Data analytics could help inform risk and better mitigate losses but the industry is a long way off sharing data for this purpose 

Closing the insurance protection gap should be the focus of analytics over the next five years, according to Daljit Barn, head of Tokio Marine’s innovation lab.

Speaking during Guidewire Software’s webinar on 14 July ‘Leading through change with analytics’, Barn, said: “There are still other lines of business, not just cyber where people just don’t buy enough insurance.”

Ian Branagan, chief risk officer at Renaissance Re said if he could wish for one thing it would be the availability of high-quality data and models on natural hazards where they do not exist currently to push forward the climate resilience agenda globally.

Climate change is one of the areas that Mike Donovan, head of cyber and executive risk at Beazley said the industry will need to do a better job at predicting these losses given the range of events over the last decade.

Meanwhile, Michael Poulos, president at Marsh Risk Consulting added: “As those things play out, you are going to see demand for more protection products, a strong demand for advisers and masses of information. Clients are going to expect us as an industry to make them safer [and] lower their risk.”

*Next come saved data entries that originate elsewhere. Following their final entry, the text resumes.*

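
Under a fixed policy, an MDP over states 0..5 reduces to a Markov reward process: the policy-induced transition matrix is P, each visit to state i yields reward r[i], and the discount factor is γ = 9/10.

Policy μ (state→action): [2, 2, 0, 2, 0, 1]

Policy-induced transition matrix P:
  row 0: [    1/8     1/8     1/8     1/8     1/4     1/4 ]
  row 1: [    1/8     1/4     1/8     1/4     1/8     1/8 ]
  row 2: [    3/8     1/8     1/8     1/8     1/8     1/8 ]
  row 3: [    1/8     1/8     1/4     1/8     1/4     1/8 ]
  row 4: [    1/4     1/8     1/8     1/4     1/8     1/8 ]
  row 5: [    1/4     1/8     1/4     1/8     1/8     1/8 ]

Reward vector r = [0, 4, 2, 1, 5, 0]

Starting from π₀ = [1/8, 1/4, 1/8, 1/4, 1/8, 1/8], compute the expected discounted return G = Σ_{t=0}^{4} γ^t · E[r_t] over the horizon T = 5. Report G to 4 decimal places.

t=0: π = [0.1250, 0.2500, 0.1250, 0.2500, 0.1250, 0.1250], E[r] = 2.1250, γ^t·E[r] = 2.125000, running G = 2.125000
t=1: π = [0.1875, 0.1563, 0.1719, 0.1719, 0.1719, 0.1406], E[r] = 2.0000, γ^t·E[r] = 1.800000, running G = 3.925000
t=2: π = [0.2070, 0.1445, 0.1641, 0.1660, 0.1699, 0.1484], E[r] = 1.9219, γ^t·E[r] = 1.556719, running G = 5.481719
t=3: π = [0.2058, 0.1431, 0.1643, 0.1643, 0.1716, 0.1509], E[r] = 1.9233, γ^t·E[r] = 1.402115, running G = 6.883833
t=4: π = [0.2064, 0.1429, 0.1644, 0.1643, 0.1713, 0.1507], E[r] = 1.9210, γ^t·E[r] = 1.260362, running G = 8.144195

G = 8.1442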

It follows Guidewire’s research revealing that one in five consumers believing that the insurance industry did not do enough to help consumers in their response to Covid-19

Sharing data

But to make an advance in this area data needs to be more accessible and shared.

Branagan added: “Many are realising that sharing data, making it more openly accessible will be the power tool to grow the whole pie for the (re) insurance industry. And then it’s what people do with that data – that’s where the intellectual property sits.”

Donovan agreed: “We have more ability to collect data, if we can do that in a more collected way it will lead to better outcomes – I believe this is what the industry should focus on right now.

”To a large extent sometimes the data sits within individual insurance companies or brokers, sometimes within third parties but often those data sets are relatively limited. We could do much better at analysing risk if there were more assets to data.”

Paul Mang, chief innovation officer at Guidewire said that while establishing data standards are a step in the right direction and a means of keeping competition sharp that the insurance industry’s relevance to deal with political uncertainty, transformed business models, disrupted legal markets, climate change and cyber threats over the next five years will be tested.

However, Barn’s said that until analytics becomes a useable solution in insurance it is hard to see the bigger picture.